A goal of 120 days for the MSPB administrative judge to issue a decision on a removal appeal. A few AJ decisions take many months beyond this goal because of complexity and workload. A firm 30 days for the MSPB administrative judge to issue a decision. If the judge exceeds this time limit, the removal stands. Also, MSPB has to report the failure to Congress where the judge’s next birthday will probably be cancelled.
The Board can stay a removal if it believes that whistleblower reprisal might have occurred. No more whistleblower stays. There really weren’t many of these anyway, but man-oh-man, were they a poke in the eye when they occurred.

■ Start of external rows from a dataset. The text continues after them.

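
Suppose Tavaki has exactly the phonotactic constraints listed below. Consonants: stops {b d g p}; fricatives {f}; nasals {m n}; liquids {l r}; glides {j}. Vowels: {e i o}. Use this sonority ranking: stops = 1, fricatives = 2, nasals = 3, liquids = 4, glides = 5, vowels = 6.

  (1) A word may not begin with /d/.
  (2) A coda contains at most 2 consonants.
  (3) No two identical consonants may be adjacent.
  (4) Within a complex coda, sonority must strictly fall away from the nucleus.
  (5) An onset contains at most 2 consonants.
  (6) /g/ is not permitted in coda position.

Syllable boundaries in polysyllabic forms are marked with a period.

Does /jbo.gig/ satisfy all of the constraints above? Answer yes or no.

/jbo.gig/ — violates constraint 6: syllable 2 coda contains /g/ → phonotactically illegal

no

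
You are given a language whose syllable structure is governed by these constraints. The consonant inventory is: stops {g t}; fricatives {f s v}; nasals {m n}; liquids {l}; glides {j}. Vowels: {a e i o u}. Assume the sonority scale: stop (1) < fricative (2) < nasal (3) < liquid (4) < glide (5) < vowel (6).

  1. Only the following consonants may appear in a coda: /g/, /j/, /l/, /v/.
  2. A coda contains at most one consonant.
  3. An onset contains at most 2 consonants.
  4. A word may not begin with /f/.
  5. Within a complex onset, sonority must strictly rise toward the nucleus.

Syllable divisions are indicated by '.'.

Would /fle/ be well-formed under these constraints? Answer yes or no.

no

/fle/ — violates constraint 4: word begins with /f/ → ill-formed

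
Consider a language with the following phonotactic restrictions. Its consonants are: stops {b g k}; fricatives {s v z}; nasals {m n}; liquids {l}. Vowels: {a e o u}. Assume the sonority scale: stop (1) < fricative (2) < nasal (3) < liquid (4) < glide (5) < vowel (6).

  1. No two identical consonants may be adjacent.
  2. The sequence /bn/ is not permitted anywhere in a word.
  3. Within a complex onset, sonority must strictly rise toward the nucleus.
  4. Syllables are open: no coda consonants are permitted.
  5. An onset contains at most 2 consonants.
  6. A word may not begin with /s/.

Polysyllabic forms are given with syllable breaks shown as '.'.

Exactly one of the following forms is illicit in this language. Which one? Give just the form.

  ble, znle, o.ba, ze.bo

ble — σ1 onset /bl/ (1→4 rises), coda /∅/ ok → licit
znle — violates constraint 5: syllable 1 onset /znl/ has 3 consonants (> 2) → illicit
o.ba — σ1 onset /∅/, coda /∅/ ok; σ2 onset /b/, coda /∅/ ok → licit
ze.bo — σ1 onset /z/, coda /∅/ ok; σ2 onset /b/, coda /∅/ ok → licit

znle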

Each fact and the ultimate justification for a removal must be supported by a preponderance of the evidence. This means that the firing agency must present evidence to MSPB that it is more likely than not that the removal is justified; i.e., that removal is probably warranted. This is a significantly lower burden of proof than the beyond-a-reasonable-doubt burden required to convict someone of a crime. A removal must be supported by substantial evidence, a lower burden than preponderance. The agency must prove that removal might be warranted, not that it is probably warranted. The Supreme Court has described this evidence burden as a grain more than a scintilla. Most cases we lose are not lost for lack of proof; most are lost for using bad procedures. However, this will help with those where proof is controlling. *

* Here’s an example of how the lower burden of proof most likely would have helped an agency. Several months ago, our friends at the Forest Service fired an employee for engaging in unwelcome sexual conduct after hours in his government-provided housing unit on agency property. The judge who heard the appeal set it aside, reasoning that the agency had not proven that there “probably” is a nexus between the off-duty conduct and his agency employment. In my opinion, and it is worth exactly what you are paying for it, a judge would be hard-pressed to conclude that the agency failed to prove by at least substantial evidence that there “might be” a nexus. Those grains and scintillas are mighty tiny, you know: a jot, a whit, an iota, a scrap, an itty-bitty trace.

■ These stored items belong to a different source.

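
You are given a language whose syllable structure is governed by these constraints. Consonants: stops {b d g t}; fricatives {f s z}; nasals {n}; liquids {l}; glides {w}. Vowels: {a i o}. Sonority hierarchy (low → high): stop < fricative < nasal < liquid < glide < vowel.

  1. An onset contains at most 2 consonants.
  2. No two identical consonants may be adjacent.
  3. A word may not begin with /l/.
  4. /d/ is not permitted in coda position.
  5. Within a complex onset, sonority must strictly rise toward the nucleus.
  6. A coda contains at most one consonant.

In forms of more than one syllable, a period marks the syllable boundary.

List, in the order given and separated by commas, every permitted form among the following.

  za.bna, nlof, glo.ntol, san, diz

za.bna, nlof, san, diz

za.bna — σ1 onset /z/, coda /∅/ ok; σ2 onset /bn/ (1→3 rises), coda /∅/ ok → permitted
nlof — σ1 onset /nl/ (3→4 rises), coda /f/ ok → permitted
glo.ntol — violates constraint 5: syllable 2 onset /nt/: /n/ (nasal, 3) → /t/ (stop, 1) does not rise → not permitted
san — σ1 onset /s/, coda /n/ ok → permitted
diz — σ1 onset /d/, coda /z/ ok → permitted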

So, let’s put all this into perspective. If the MERIT Act becomes law, we still have a protected civil service. However, if in today’s world you believe that on a scale of 1-10, the effort necessary to fire a bad federal employee is about an 8, the level of difficulty under the MERIT Act now drops it to about 2-3. We can still lose cases on appeal if we, for example, violate the employee’s due process rights and the judge acts quickly enough to reverse the removal. The act does not go as far as the law change over at the Department of Veterans Affairs last year where there is now no mitigation of the penalty. Under the MERIT Act, agencies will still need to do a Douglas Factor analysis. Nor does the act take away MSPB appeal rights altogether, as was done to SESers at VA. The core rights of federal employees to be treated fairly remain in place. However, the mechanisms by which an employee can exercise those rights will be significantly restricted.

Keep in mind that this is still only a bill. The Senate is known for taking the edge off of House-passed legislation. Your guess is as good as anyone else’s as to what sausage will come out the other end of this legislating process. However, if the MERIT Act becomes law, whatever you do in the civil service will change significantly. And, it’s because in large part we have not effectively used the existing laws to hold bad employees accountable. Keep THAT in mind as well as you move toward implementing whatever it is that finally comes out of Congress.